Ils tiennent à prévenir solennellement la direction nationale du PCF et celle de la Fédération des Hauts de Seine, que tout passage en force, manœuvres d’appareil ou désinformations, aboutissant à imposer la candidature de J.L. Mélenchon, conduiraient les communistes clichois à ne pas s’associer à la campagne de ce candidat et à refuser de contribuer, sous quelque forme que ce soit, à son financement.

Les communistes de Clichy invitent la direction du PCF et celle de la Fédération des Hauts de Seine à organiser avant la tenue de la Conférence nationale, il en est encore temps, une consultation nationale  et départementale permettant aux communistes de choisir leur candidat. Cela permettra à la Conférence nationale d’élaborer une proposition soumise à approbation les 16, 17 et 18 juin, correspondant vraiment aux attentes des militants.

4 commentaires

  1. Vous avez raison, ce sera bien plus facile de faire passer vos idées face à un gouvernement de droite (socialiste ou pas) ou d’extreme-droite (UMP ou pas)…

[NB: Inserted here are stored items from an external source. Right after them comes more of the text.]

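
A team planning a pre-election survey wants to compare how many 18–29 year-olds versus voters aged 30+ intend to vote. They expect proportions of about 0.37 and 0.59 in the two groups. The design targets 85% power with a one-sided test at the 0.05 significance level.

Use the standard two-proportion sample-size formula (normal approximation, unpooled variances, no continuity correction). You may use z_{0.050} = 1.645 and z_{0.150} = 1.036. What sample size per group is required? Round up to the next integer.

n = (z_α + z_β)² · [p₁(1−p₁) + p₂(1−p₂)] / (p₁ − p₂)²
  = (1.645 + 1.036)² · (0.37·0.63 + 0.59·0.41) / (-0.22)²
  = (2.681)² · (0.2331 + 0.2419) / 0.0484
  = 7.1878 · 0.4750 / 0.0484
  = 70.54
Round up → n = 71 per group.

n = 71 per group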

    Ce raisonnement est très capitaliste dans le fond : Quand je gagne, je gagne… Quand je perds tout le monde perd ! Npn ?

    PS : Ce qui serait bien, c’est que vous démontiez mes arguments plutôt que de censurer mon message😉

  2. Mais qu’avons nous « gagné », à nous acoquiner avec un ps qui n’a de socialiste que le nom, mais dont les comportements de ses élus à tous les niveaux ne se démarquent jamais fondamentalement de ceux de la droite la plus réac?

    Des exemples? J’en ai à la pelle!

    • Et c’est bien ce que dit Mélenchon aussi: il n’y a rien à gagner en s’acoquinant avec un PS dirigeant la barque, bien au contraire.

      La réaction des communistes de Clichy (en supposant qu’ils parlent au nom de tous les communistes de Clichy) me laisse pantois.

      • Mélenchon a le mérite de vouloir faire le trait d’ union entre les différentes composantes de la gauche radicale…..à force de crier au loup et de se diviser on ne gagnera rien et on fait place aux sociaux démocrates et aux réactionnaires.